Se non avesse saputo che era al servizio di Cain, Nives avrebbe accolto l'aiuto della donna a braccia aperte. Il sovrano del Laeiros, però, era ancora un'incognita, e lei ricordava bene ciò che era successo durante il breve soggiorno alla sua corte, i tranelli che le aveva teso, gli sguardi lascivi e assetati di potere con cui l'aveva studiata... Rabbrividiva ancora al ricordo dei suoi occhi eterocromi. Sentiva che Cain era un alleato pericoloso, capace di sgozzarti durante il sonno dopo aver giurato più volte sugli dèi che sarebbe stato di guardia per tutto il corso della notte.

"Se andassi solo io?" le aveva proposto Taron, ma l'idea era stata subito scartata. Sarebbe certo stato più sicuro per entrambi, visto che lui sapeva come muoversi in città e valeva molto meno agli occhi di Everett; gli sarebbe bastato ritrovare Magnus e i cirment, per poi procedere come si era stabilito.

"Ma se Orvina mi tradisse..." aveva ribattuto Nives, sottolineando quanto fosse per lei rischioso rimanere da sola nel quartiere magico. "Non ci resta che andare insieme, lo sai."
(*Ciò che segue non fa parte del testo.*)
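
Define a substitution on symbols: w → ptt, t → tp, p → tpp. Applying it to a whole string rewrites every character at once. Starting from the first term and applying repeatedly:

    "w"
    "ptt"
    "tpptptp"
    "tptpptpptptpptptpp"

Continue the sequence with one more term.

φ(tptpptpptptpptptpp) expands symbol-by-symbol to tp tpp tp tpp tpp tp tpp tpp tp tpp tp tpp tpp tp tpp tp tpp tpp; joining the 18 pieces gives the next term.

tptpptptpptpptptpptpptptpptptpptpptptpptptpptpp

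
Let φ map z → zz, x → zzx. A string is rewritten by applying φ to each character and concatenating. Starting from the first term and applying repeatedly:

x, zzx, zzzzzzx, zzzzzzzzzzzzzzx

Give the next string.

Replace each of the 15 characters of zzzzzzzzzzzzzzx in place — zz zz zz zz zz zz zz zz zz zz zz zz zz zz zzx — and concatenate.

zzzzzzzzzzzzzzzzzzzzzzzzzzzzzzx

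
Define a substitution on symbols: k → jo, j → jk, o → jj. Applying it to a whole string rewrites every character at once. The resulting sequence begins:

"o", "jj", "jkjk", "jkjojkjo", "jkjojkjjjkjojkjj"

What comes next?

jkjojkjjjkjojkjkjkjojkjjjkjojkjk

Replace each of the 16 characters of jkjojkjjjkjojkjj in place — jk jo jk jj jk jo jk jk jk jo jk jj jk jo jk jk — and concatenate.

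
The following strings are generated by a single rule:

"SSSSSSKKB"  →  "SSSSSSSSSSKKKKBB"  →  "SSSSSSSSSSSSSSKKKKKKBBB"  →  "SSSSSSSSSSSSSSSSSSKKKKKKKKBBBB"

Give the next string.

Term n consists of 4n+2 S's, followed by 2n K's, followed by n B's (n = 1, 2, …).
At n = 5 the blocks have lengths 22, 10, 5.

SSSSSSSSSSSSSSSSSSSSSSKKKKKKKKKKBBBBB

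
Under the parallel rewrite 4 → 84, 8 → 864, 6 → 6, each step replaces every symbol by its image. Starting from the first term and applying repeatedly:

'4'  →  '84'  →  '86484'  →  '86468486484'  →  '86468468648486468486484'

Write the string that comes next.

Rewriting the 23 symbols of 86468468648486468486484 one by one yields 864 6 84 6 864 84 6 864 6 84 864 84 864 6 84 6 864 84 864 6 84 864 84; concatenated:

86468468648468646848648486468468648486468486484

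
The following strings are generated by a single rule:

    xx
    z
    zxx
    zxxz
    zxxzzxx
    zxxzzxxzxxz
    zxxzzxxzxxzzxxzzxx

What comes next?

zxxzzxxzxxzzxxzzxxzxxzzxxzxxz

Each term (from the third on) is the previous term followed by the one before it: term 3 = z·xx = zxx.
The next term joins zxxzzxxzxxzzxxzzxx and zxxzzxxzxxz.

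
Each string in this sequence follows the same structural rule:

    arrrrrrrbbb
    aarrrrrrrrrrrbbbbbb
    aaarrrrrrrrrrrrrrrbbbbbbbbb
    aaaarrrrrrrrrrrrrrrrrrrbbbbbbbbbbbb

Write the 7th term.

aaaaaaarrrrrrrrrrrrrrrrrrrrrrrrrrrrrrrbbbbbbbbbbbbbbbbbbbbb

Reading off run lengths: a runs 1, 2, 3, 4; r runs 7, 11, 15, 19; b runs 3, 6, 9, 12 — each is linear in n (n = 1, 2, …).
For term 7, n = 7, so the run lengths are 7, 31, 21.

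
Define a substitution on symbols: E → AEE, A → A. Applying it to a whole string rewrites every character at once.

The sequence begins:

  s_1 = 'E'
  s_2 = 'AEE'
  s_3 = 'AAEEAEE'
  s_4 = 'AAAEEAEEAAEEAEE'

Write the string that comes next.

AAAAEEAEEAAEEAEEAAAEEAEEAAEEAEE

Applying the rule to each of the 15 symbols of AAAEEAEEAAEEAEE gives the pieces A A A AEE AEE A AEE AEE A A AEE AEE A AEE AEE, which concatenate to the answer.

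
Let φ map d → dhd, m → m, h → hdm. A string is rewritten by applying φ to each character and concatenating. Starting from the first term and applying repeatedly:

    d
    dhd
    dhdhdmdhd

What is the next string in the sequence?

dhdhdmdhdhdmdhdmdhdhdmdhd

Rewriting each symbol of dhdhdmdhd: d→dhd, h→hdm, d→dhd, h→hdm, d→dhd, m→m, d→dhd, h→hdm, d→dhd, which concatenates to dhd hdm dhd hdm dhd m dhd hdm dhd.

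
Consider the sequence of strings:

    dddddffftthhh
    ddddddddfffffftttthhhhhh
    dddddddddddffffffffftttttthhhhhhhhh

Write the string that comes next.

Reading off run lengths: d runs 5, 8, 11; f runs 3, 6, 9; t runs 2, 4, 6; h runs 3, 6, 9 — each is linear in n (n = 1, 2, …).
For the next term, n = 4, so the run lengths are 14, 12, 8, 12.

ddddddddddddddfffffffffffftttttttthhhhhhhhhhhh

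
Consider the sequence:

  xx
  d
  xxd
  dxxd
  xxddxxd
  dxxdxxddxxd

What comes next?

From term 3 onward, concatenate the second-to-last term with the last: xx·d = xxd, d·xxd = dxxd, …
Continuing: xxddxxd · dxxdxxddxxd gives term 7.

xxddxxddxxdxxddxxd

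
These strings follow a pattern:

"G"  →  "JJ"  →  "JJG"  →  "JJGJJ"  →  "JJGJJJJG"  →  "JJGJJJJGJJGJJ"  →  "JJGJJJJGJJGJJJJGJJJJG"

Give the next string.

Each term (from the third on) is the previous term followed by the one before it: term 3 = JJ·G = JJG.
Continuing: JJGJJJJGJJGJJJJGJJJJG · JJGJJJJGJJGJJ gives term 8.

JJGJJJJGJJGJJJJGJJJJGJJGJJJJGJJGJJ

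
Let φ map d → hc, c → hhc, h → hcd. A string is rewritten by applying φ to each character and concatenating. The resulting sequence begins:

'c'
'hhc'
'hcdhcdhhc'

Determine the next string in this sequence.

hcdhhchchcdhhchchcdhcdhhc

Apply φ to hcdhcdhhc symbol by symbol: h→hcd, c→hhc, d→hc, h→hcd, c→hhc, d→hc, h→hcd, h→hcd, c→hhc; joined: hcd hhc hc hcd hhc hc hcd hcd hhc.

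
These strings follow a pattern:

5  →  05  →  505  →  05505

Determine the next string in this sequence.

50505505

This is a Fibonacci-style word recurrence s(k) = s(k−2)·s(k−1): e.g. 5·05 = 505.
Continuing: 505 · 05505 gives term 5.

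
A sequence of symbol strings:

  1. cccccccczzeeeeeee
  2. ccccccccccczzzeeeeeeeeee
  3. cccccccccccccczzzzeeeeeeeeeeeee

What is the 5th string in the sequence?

cccccccccccccccccccczzzzzzeeeeeeeeeeeeeeeeeee

Each string has the form c^{3n+2} z^{n} e^{3n+1}, where the shown terms are n = 2, 3, 4.
For term 5, n = 6, so the run lengths are 20, 6, 19.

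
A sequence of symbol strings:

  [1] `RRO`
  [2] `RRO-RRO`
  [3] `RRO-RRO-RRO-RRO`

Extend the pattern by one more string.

s(k+1) = s(k)·-·s(k) — each term doubles the last with '-' between the halves.
Doubling RRO-RRO-RRO-RRO with '-' between the halves:

RRO-RRO-RRO-RRO-RRO-RRO-RRO-RRO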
Taron aveva accolto l'idea con un sospiro sconsolato. "Ne sei certa?" le aveva chiesto un'ulteriore volta, facendola tremare davanti al baratro delle incertezze apertosi nella sua mente.

Aveva annuito, incapace di pronunciare alcuna parola senza far vacillare la voce, e il resto della giornata si era accartocciato su se stesso, per confluire infine in un sonno agitato e privo di sogni. Nei giorni successivi avevano programmato come si sarebbero mossi e Orvina, nonostante il loro rifiuto, li aveva aiutati riportando i sussurri colti dalle guardie che bloccavano il passaggio in superficie – giravano voci su prigionieri giustiziati e truppe in avvicinamento dall'occidente – e dando loro abiti e mantelli provvisti di cappuccio, così da nascondere le loro fattezze a occhi poco attenti. Si era anche proposta di fare una nuova fattura su entrambi, ma aveva accompagnato l'idea sottolineando che non sapeva come avrebbe risposto il corpo del generale alla trasformazione; scegliere di non rischiare una ricaduta era stato naturale.